Esra? O da mı bu oyunun içindeydi? Merihe duyguları olduğu açıktı ama bu kadarı aşk değil saplantı!
"Ne evrağı? Başına bir iş almadan siktir git bir işi beceremedin zaten. Evrakları birisiyle gönderirim bakacağım." dedikten sonra küfür ederek telefonunu kapattı. Üzerine kıyafetlerini giydi.
Odadan çıkacakken bana döndü. "Öyle bakma bebeğim endişelenme ben işimi yarım bırakmam. Soluk molası diyelim." yüzündeki iğrenç sırıtışla odadan çıktı.
Bu benim için köprüden önceki son çıkıştı. Ellerimi bir şekilde kurtarmam gerekiyordu. Sağ elim zaten çok acıyorken çekiştirdikçe daha fazla canım yanıyordu.

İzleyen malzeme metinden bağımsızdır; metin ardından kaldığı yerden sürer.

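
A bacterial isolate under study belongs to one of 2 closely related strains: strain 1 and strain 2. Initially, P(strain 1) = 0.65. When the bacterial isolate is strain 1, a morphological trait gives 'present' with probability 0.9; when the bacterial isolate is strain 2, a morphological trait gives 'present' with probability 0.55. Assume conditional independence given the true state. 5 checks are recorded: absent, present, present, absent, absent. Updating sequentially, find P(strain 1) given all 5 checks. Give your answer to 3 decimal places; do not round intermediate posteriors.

0.052

After 'absent': P(strain 1) = 0.1·0.6500 / (0.1·0.6500 + 0.45·0.3500) ≈ 0.2921
After 'present': P(strain 1) = 0.9·0.2921 / (0.9·0.2921 + 0.55·0.7079) ≈ 0.4031
After 'present': P(strain 1) = 0.9·0.4031 / (0.9·0.4031 + 0.55·0.5969) ≈ 0.5250
After 'absent': P(strain 1) = 0.1·0.5250 / (0.1·0.5250 + 0.45·0.4750) ≈ 0.1972
After 'absent': P(strain 1) = 0.1·0.1972 / (0.1·0.1972 + 0.45·0.8028) ≈ 0.0517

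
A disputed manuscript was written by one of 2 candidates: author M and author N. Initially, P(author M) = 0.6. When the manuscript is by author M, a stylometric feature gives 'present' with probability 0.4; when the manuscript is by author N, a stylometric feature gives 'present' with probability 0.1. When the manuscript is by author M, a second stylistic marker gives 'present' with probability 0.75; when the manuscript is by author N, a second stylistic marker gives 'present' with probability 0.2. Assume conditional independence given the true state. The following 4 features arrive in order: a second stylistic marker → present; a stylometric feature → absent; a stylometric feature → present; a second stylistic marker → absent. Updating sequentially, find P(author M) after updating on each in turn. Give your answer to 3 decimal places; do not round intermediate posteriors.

Apply Bayes' rule sequentially, carrying P(author M) forward.
After a second stylistic marker='present': P(author M) = 0.75·0.6000 / (0.75·0.6000 + 0.2·0.4000) ≈ 0.8491
After a stylometric feature='absent': P(author M) = 0.6·0.8491 / (0.6·0.8491 + 0.9·0.1509) ≈ 0.7895
After a stylometric feature='present': P(author M) = 0.4·0.7895 / (0.4·0.7895 + 0.1·0.2105) ≈ 0.9375
After a second stylistic marker='absent': P(author M) = 0.25·0.9375 / (0.25·0.9375 + 0.8·0.0625) ≈ 0.8242

0.824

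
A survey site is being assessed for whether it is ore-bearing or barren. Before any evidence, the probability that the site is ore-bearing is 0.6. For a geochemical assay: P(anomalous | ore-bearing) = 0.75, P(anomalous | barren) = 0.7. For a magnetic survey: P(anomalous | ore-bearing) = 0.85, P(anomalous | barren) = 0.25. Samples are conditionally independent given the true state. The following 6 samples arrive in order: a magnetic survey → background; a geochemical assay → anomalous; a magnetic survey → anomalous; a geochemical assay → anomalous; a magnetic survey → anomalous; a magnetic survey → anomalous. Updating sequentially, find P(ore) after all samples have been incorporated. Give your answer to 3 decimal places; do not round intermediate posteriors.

Each posterior becomes the prior for the next update.
After a magnetic survey='background': P(ore) = 0.15·0.6000 / (0.15·0.6000 + 0.75·0.4000) ≈ 0.2308
After a geochemical assay='anomalous': P(ore) = 0.75·0.2308 / (0.75·0.2308 + 0.7·0.7692) ≈ 0.2432
After a magnetic survey='anomalous': P(ore) = 0.85·0.2432 / (0.85·0.2432 + 0.25·0.7568) ≈ 0.5222
After a geochemical assay='anomalous': P(ore) = 0.75·0.5222 / (0.75·0.5222 + 0.7·0.4778) ≈ 0.5394
After a magnetic survey='anomalous': P(ore) = 0.85·0.5394 / (0.85·0.5394 + 0.25·0.4606) ≈ 0.7992
After a magnetic survey='anomalous': P(ore) = 0.85·0.7992 / (0.85·0.7992 + 0.25·0.2008) ≈ 0.9312

0.931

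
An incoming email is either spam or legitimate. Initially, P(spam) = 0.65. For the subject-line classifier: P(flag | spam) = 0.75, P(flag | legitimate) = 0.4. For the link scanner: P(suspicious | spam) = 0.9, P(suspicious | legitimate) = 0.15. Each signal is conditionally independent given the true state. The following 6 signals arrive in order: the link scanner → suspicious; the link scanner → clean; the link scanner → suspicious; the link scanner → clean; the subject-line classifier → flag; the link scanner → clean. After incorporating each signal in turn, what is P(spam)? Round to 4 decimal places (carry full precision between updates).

0.1695

After the link scanner='suspicious': P(spam) = 0.9·0.6500 / (0.9·0.6500 + 0.15·0.3500) ≈ 0.9176
After the link scanner='clean': P(spam) = 0.1·0.9176 / (0.1·0.9176 + 0.85·0.0824) ≈ 0.5673
After the link scanner='suspicious': P(spam) = 0.9·0.5673 / (0.9·0.5673 + 0.15·0.4327) ≈ 0.8872
After the link scanner='clean': P(spam) = 0.1·0.8872 / (0.1·0.8872 + 0.85·0.1128) ≈ 0.4806
After the subject-line classifier='flag': P(spam) = 0.75·0.4806 / (0.75·0.4806 + 0.4·0.5194) ≈ 0.6344
After the link scanner='clean': P(spam) = 0.1·0.6344 / (0.1·0.6344 + 0.85·0.3656) ≈ 0.1695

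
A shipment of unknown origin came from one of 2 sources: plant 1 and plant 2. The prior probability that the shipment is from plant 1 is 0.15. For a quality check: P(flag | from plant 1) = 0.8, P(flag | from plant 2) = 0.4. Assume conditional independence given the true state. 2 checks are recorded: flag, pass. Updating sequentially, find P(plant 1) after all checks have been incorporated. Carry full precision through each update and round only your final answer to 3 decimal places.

0.105

Apply Bayes' rule sequentially, carrying P(plant 1) forward.
After 'flag': P(plant 1) = 0.8·0.1500 / (0.8·0.1500 + 0.4·0.8500) ≈ 0.2609
After 'pass': P(plant 1) = 0.2·0.2609 / (0.2·0.2609 + 0.6·0.7391) ≈ 0.1053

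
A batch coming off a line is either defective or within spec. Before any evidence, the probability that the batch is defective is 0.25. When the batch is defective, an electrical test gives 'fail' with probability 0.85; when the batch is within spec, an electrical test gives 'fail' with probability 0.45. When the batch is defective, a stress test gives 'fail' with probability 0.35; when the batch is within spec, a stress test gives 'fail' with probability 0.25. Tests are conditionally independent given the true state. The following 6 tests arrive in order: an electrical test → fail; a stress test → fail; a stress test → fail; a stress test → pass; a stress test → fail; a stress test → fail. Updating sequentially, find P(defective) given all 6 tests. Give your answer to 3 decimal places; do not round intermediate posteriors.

0.677

After an electrical test='fail': P(defective) = 0.85·0.2500 / (0.85·0.2500 + 0.45·0.7500) ≈ 0.3864
After a stress test='fail': P(defective) = 0.35·0.3864 / (0.35·0.3864 + 0.25·0.6136) ≈ 0.4685
After a stress test='fail': P(defective) = 0.35·0.4685 / (0.35·0.4685 + 0.25·0.5315) ≈ 0.5524
After a stress test='pass': P(defective) = 0.65·0.5524 / (0.65·0.5524 + 0.75·0.4476) ≈ 0.5168
After a stress test='fail': P(defective) = 0.35·0.5168 / (0.35·0.5168 + 0.25·0.4832) ≈ 0.5996
After a stress test='fail': P(defective) = 0.35·0.5996 / (0.35·0.5996 + 0.25·0.4004) ≈ 0.6770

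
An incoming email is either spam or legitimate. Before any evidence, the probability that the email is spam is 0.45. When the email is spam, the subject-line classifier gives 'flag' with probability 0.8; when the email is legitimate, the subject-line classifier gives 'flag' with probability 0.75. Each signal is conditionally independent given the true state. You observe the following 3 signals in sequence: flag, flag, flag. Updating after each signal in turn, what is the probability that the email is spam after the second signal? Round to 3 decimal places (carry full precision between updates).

0.482

After 'flag': P(spam) = 0.8·0.4500 / (0.8·0.4500 + 0.75·0.5500) ≈ 0.4660
After 'flag': P(spam) = 0.8·0.4660 / (0.8·0.4660 + 0.75·0.5340) ≈ 0.4821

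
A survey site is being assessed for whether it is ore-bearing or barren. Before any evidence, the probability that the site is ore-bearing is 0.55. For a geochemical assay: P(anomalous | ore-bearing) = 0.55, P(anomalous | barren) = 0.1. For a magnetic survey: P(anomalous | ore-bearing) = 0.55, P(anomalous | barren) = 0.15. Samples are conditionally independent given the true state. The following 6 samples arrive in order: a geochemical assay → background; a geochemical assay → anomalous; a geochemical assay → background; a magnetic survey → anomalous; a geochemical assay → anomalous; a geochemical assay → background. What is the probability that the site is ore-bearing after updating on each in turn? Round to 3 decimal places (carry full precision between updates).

After a geochemical assay='background': P(ore) = 0.45·0.5500 / (0.45·0.5500 + 0.9·0.4500) ≈ 0.3793
After a geochemical assay='anomalous': P(ore) = 0.55·0.3793 / (0.55·0.3793 + 0.1·0.6207) ≈ 0.7707
After a geochemical assay='background': P(ore) = 0.45·0.7707 / (0.45·0.7707 + 0.9·0.2293) ≈ 0.6269
After a magnetic survey='anomalous': P(ore) = 0.55·0.6269 / (0.55·0.6269 + 0.15·0.3731) ≈ 0.8604
After a geochemical assay='anomalous': P(ore) = 0.55·0.8604 / (0.55·0.8604 + 0.1·0.1396) ≈ 0.9713
After a geochemical assay='background': P(ore) = 0.45·0.9713 / (0.45·0.9713 + 0.9·0.0287) ≈ 0.9443

0.944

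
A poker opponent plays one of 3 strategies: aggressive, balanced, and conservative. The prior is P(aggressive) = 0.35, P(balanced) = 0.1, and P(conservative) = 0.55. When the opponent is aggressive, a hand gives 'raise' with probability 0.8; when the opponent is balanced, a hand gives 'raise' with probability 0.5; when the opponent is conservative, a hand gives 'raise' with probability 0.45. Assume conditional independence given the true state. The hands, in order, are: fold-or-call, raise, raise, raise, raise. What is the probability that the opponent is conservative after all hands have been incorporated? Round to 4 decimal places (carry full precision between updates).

0.2806

After 'fold-or-call': normaliser = 0.2·0.3500 + 0.5·0.1000 + 0.55·0.5500; P(aggressive) ≈ 0.1657, P(balanced) ≈ 0.1183, P(conservative) ≈ 0.7160
After 'raise': normaliser = 0.8·0.1657 + 0.5·0.1183 + 0.45·0.7160; P(aggressive) ≈ 0.2579, P(balanced) ≈ 0.1151, P(conservative) ≈ 0.6269
After 'raise': normaliser = 0.8·0.2579 + 0.5·0.1151 + 0.45·0.6269; P(aggressive) ≈ 0.3779, P(balanced) ≈ 0.1054, P(conservative) ≈ 0.5167
After 'raise': normaliser = 0.8·0.3779 + 0.5·0.1054 + 0.45·0.5167; P(aggressive) ≈ 0.5145, P(balanced) ≈ 0.0897, P(conservative) ≈ 0.3957
After 'raise': normaliser = 0.8·0.5145 + 0.5·0.0897 + 0.45·0.3957; P(aggressive) ≈ 0.6487, P(balanced) ≈ 0.0707, P(conservative) ≈ 0.2806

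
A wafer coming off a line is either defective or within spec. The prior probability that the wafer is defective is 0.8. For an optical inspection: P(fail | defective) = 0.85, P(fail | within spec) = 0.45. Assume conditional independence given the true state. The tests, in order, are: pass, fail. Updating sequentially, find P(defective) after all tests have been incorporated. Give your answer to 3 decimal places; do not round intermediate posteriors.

0.673

After 'pass': P(defective) = 0.15·0.8000 / (0.15·0.8000 + 0.55·0.2000) ≈ 0.5217
After 'fail': P(defective) = 0.85·0.5217 / (0.85·0.5217 + 0.45·0.4783) ≈ 0.6733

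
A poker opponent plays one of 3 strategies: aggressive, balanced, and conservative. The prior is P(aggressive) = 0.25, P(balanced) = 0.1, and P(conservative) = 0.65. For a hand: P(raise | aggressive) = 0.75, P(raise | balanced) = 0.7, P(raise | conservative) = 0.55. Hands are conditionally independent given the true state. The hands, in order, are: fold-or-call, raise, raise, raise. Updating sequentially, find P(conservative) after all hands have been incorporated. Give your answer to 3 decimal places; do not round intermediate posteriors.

After 'fold-or-call': normaliser = 0.25·0.2500 + 0.3·0.1000 + 0.45·0.6500; P(aggressive) ≈ 0.1623, P(balanced) ≈ 0.0779, P(conservative) ≈ 0.7597
After 'raise': normaliser = 0.75·0.1623 + 0.7·0.0779 + 0.55·0.7597; P(aggressive) ≈ 0.2049, P(balanced) ≈ 0.0918, P(conservative) ≈ 0.7033
After 'raise': normaliser = 0.75·0.2049 + 0.7·0.0918 + 0.55·0.7033; P(aggressive) ≈ 0.2541, P(balanced) ≈ 0.1063, P(conservative) ≈ 0.6396
After 'raise': normaliser = 0.75·0.2541 + 0.7·0.1063 + 0.55·0.6396; P(aggressive) ≈ 0.3090, P(balanced) ≈ 0.1206, P(conservative) ≈ 0.5704

0.570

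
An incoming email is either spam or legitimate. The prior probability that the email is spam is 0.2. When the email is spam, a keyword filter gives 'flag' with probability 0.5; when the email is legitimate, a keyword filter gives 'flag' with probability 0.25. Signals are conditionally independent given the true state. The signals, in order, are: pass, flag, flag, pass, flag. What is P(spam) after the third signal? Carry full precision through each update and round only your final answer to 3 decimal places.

0.400

After 'pass': P(spam) = 0.5·0.2000 / (0.5·0.2000 + 0.75·0.8000) ≈ 0.1429
After 'flag': P(spam) = 0.5·0.1429 / (0.5·0.1429 + 0.25·0.8571) ≈ 0.2500
After 'flag': P(spam) = 0.5·0.2500 / (0.5·0.2500 + 0.25·0.7500) ≈ 0.4000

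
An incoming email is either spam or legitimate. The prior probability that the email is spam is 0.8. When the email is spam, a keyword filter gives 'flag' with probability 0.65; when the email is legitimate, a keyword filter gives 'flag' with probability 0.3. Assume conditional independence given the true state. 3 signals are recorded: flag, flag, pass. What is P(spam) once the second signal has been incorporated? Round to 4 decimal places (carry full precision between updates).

Each posterior becomes the prior for the next update.
After 'flag': P(spam) = 0.65·0.8000 / (0.65·0.8000 + 0.3·0.2000) ≈ 0.8966
After 'flag': P(spam) = 0.65·0.8966 / (0.65·0.8966 + 0.3·0.1034) ≈ 0.9494

0.9494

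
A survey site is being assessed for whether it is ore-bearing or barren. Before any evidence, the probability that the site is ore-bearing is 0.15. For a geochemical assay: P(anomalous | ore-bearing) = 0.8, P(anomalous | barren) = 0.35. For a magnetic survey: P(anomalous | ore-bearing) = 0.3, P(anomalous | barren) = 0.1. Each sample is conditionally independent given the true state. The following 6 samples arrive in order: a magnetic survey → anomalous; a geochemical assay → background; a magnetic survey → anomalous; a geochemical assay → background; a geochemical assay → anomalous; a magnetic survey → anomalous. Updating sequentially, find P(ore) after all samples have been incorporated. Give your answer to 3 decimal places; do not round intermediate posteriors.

After a magnetic survey='anomalous': P(ore) = 0.3·0.1500 / (0.3·0.1500 + 0.1·0.8500) ≈ 0.3462
After a geochemical assay='background': P(ore) = 0.2·0.3462 / (0.2·0.3462 + 0.65·0.6538) ≈ 0.1401
After a magnetic survey='anomalous': P(ore) = 0.3·0.1401 / (0.3·0.1401 + 0.1·0.8599) ≈ 0.3283
After a geochemical assay='background': P(ore) = 0.2·0.3283 / (0.2·0.3283 + 0.65·0.6717) ≈ 0.1307
After a geochemical assay='anomalous': P(ore) = 0.8·0.1307 / (0.8·0.1307 + 0.35·0.8693) ≈ 0.2558
After a magnetic survey='anomalous': P(ore) = 0.3·0.2558 / (0.3·0.2558 + 0.1·0.7442) ≈ 0.5077

0.508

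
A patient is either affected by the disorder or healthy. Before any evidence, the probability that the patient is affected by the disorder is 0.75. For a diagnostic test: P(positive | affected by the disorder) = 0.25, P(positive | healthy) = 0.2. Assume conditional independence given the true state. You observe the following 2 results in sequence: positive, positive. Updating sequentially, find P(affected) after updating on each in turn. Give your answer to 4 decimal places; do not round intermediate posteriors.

Apply Bayes' rule sequentially, carrying P(affected) forward.
After 'positive': P(affected) = 0.25·0.7500 / (0.25·0.7500 + 0.2·0.2500) ≈ 0.7895
After 'positive': P(affected) = 0.25·0.7895 / (0.25·0.7895 + 0.2·0.2105) ≈ 0.8242

0.8242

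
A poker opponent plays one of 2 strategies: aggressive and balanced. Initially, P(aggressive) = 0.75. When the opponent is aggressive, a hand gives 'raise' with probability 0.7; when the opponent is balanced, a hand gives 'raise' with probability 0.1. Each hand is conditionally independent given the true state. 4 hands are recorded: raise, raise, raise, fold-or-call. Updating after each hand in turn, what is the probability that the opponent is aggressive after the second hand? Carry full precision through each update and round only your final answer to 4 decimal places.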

Ellerimi çekiştirmeye devam ederken yabancı bir ağrı ok gibi bedenime saplandı. "Hayır... lütfen hayır." bebeklerimi kaybetmek istemiyordum.
Yukarıdan sesler geliyordu ama şu durumda onlara kulak kabartamıyordum. Birkaç dakika geçmeden kapı açıldı ve yabancı bir kadın girdi.
Ellerimi çözmek için yöneldi. "Sen kimsin?" dediğimde yüzüme bakmadan ellerimi çözdü. "Ariana."
Çantasından hırka çıkarıp bana giydirdi. Ariana beni ayağa kaldırmak isterken Uzay odaya girdi ve beni kucağına aldı.
"Beyza bir şey söyle kardeşim lütfen bir şey söyle."
"Uzay... bebeklerim ölmesin." Uzay bir şey söyleyecekken gözlerim o adamı öldüresiye döven Merihe takıldı.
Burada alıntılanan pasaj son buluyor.